Il n'est pas question, ici, de reprendre les termes et le calendrier du débat sur le voile qui a enflammé les esprits, en France et au-delà, pendant plusieurs mois. Mais plutôt de considérer, puisqu'elle est publiée sous forme de livre et se trouve donc à la disposition d'un certain nombre, la réflexion de Régis Debray sur le sujet.
Le président de l'Institut européen en sciences des religions, également l'auteur de Dieu, un itinéraire (Odile Jacob), était membre de la Commission Stasi que Jacques Chirac avait chargée, le 3 juillet dernier, de réfléchir à la mise en œuvre du principe de laïcité inscrit dans la Constitution française.
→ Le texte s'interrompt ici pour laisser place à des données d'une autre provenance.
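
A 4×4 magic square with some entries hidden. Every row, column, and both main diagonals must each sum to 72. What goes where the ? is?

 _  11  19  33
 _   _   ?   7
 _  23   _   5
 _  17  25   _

Row 1 must total 72; the given cells sum to 63, so (1,1) = 9.
Column 2 must total 72; the given cells sum to 51, so (2,2) = 21.
Column 4: 33 + 7 + 5 + ? = 72, so (4,4) = 27.
Main diagonal needs 72; the known cells sum to 57, so (3,3) = 15.
From row 3, 72 − (23 + 15 + 5) gives (3,1) = 29.
Row 4 needs 72; the known cells sum to 69, so (4,1) = 3.
Using column 1: 9 + 29 + 3 + ? → (2,1) = 72 − 41 = 31.
Column 3 needs 72; the known cells sum to 59, so (2,3) = 13.

13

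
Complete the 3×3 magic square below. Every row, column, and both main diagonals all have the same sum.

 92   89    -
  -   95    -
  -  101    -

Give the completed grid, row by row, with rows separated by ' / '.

92 89 104 / 107 95 83 / 86 101 98

Column 2 is already complete: 89 + 95 + 101 = 285, so that is the magic constant.
Row 1 must total 285; the given cells sum to 181, so (1,3) = 104.
Using main diagonal: 92 + 95 + ? → (3,3) = 285 − 187 = 98.
From anti-diagonal, 285 − (104 + 95) gives (3,1) = 86.
From column 1, 285 − (92 + 86) gives (2,1) = 107.
Column 3: 104 + 98 + ? = 285, so (2,3) = 83.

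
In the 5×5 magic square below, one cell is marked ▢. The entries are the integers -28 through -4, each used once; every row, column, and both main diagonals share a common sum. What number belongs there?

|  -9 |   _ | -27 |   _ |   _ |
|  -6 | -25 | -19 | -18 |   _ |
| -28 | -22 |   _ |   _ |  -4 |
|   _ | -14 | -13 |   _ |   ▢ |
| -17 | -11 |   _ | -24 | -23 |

The entries are -28 through -4, which sum to -400, so each line sums to -400/5 = -80.
The remaining cell in row 2 is (2,5) = -80 − (-68) = -12.
Row 5 needs -80; the known cells sum to -75, so (5,3) = -5.
Using column 1: -9 + (-6) + (-28) + (-17) + ? → (4,1) = -80 − (-60) = -20.
Column 2: -25 + (-22) + (-14) + (-11) + ? = -80, so (1,2) = -8.
Using column 3: -27 + (-19) + (-13) + (-5) + ? → (3,3) = -80 − (-64) = -16.
The remaining cell in main diagonal is (4,4) = -80 − (-73) = -7.
Anti-diagonal must total -80; the given cells sum to -65, so (1,5) = -15.
Row 1 must total -80; the given cells sum to -59, so (1,4) = -21.
The remaining cell in row 3 is (3,4) = -80 − (-70) = -10.
The remaining cell in row 4 is (4,5) = -80 − (-54) = -26.

-26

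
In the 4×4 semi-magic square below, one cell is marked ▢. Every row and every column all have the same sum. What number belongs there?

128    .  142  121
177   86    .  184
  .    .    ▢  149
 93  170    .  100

114

Column 4 is complete and sums to 554; that is the magic constant.
The remaining cell in row 1 is (1,2) = 554 − 391 = 163.
Row 2 must total 554; the given cells sum to 447, so (2,3) = 107.
Row 4: 93 + 170 + 100 + ? = 554, so (4,3) = 191.
Column 1 needs 554; the known cells sum to 398, so (3,1) = 156.
Column 2 needs 554; the known cells sum to 419, so (3,2) = 135.
Column 3: 142 + 107 + 191 + ? = 554, so (3,3) = 114.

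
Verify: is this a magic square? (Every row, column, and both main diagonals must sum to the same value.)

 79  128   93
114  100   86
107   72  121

Yes

Row 1: 79 + 128 + 93 = 300.
Row 2: 114 + 100 + 86 = 300.
Row 3: 107 + 72 + 121 = 300.
Column 1: 79 + 114 + 107 = 300.
Column 2: 128 + 100 + 72 = 300.
Column 3: 93 + 86 + 121 = 300.
Main diagonal: 79 + 100 + 121 = 300.
Anti-diagonal: 93 + 100 + 107 = 300.
All lines sum to 300.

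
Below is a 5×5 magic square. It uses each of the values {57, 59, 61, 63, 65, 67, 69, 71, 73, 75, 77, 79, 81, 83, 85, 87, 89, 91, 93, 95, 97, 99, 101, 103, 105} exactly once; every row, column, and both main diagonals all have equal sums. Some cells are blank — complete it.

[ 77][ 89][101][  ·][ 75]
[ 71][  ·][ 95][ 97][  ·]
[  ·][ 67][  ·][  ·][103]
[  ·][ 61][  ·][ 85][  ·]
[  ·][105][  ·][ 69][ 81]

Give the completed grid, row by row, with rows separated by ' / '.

The 25 entries sum to 2025, so each line sums to 2025/5 = 405.
Row 1 needs 405; the known cells sum to 342, so (1,4) = 63.
Column 2: 89 + 67 + 61 + 105 + ? = 405, so (2,2) = 83.
Column 4: 63 + 97 + 85 + 69 + ? = 405, so (3,4) = 91.
Main diagonal must total 405; the given cells sum to 326, so (3,3) = 79.
The remaining cell in anti-diagonal is (5,1) = 405 − 312 = 93.
Row 2 must total 405; the given cells sum to 346, so (2,5) = 59.
Row 3 must total 405; the given cells sum to 340, so (3,1) = 65.
Row 5 must total 405; the given cells sum to 348, so (5,3) = 57.
Column 1: 77 + 71 + 65 + 93 + ? = 405, so (4,1) = 99.
Using column 3: 101 + 95 + 79 + 57 + ? → (4,3) = 405 − 332 = 73.
Using column 5: 75 + 59 + 103 + 81 + ? → (4,5) = 405 − 318 = 87.

77 89 101 63 75 / 71 83 95 97 59 / 65 67 79 91 103 / 99 61 73 85 87 / 93 105 57 69 81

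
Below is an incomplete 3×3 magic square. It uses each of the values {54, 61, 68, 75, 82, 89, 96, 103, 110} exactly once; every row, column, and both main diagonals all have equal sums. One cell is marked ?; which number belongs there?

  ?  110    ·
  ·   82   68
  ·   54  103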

Ceci, en pleine polémique sur le voile islamique, dans le but de discuter, entre autres choses, de l'opportunité d'une loi interdisant le port de signes religieux à l'école. Régis Debray n'ayant pu assister aux dernières délibérations de la Commission, qui a remis son rapport le 11 décembre, il s'est livré à une contribution écrite. Celle-ci a ensuite été publiée ensuite sous le titre Ce que nous voile le voile.
De fait, le voile est la première question que l'essayiste aborde, conformément à l'ordre choisi par le Président de la République dans une lettre de mission qui va “ du moins au plus préoccupant ”. Mais, il s'agit d'une “ question secondaire ”, pour Régis Debray, d'un “ léger symptôme ” qui dissimule des périls bien plus graves. Selon lui, le “ changement d'ère technologique ” a engendré un “ basculement de civilisation ” qui altère les règles du jeu laïque et oblige la République, l'école, et les citoyens à se repositionner.
A ce propos, Régis Debray souligne les faiblesses d'une République qui n'a pas su, à travers son école, ses institutions, ses symboliques nationales, susciter un sentiment d'attachement autour de ses valeurs. Ce que cache le voile, c'est, à son avis, tout ce qui affecte l'“ être-ensemble républicain ”. La polémique sur le foulard ne serait donc qu'un révélateur de la crise du “logiciel” national, de “ l'effritement du ciment collectif ”, de “ l'évanescence du point de fuite à l'horizon ” qui fait converger tous les membres de plusieurs communautés vers une communauté supérieure fédératrice.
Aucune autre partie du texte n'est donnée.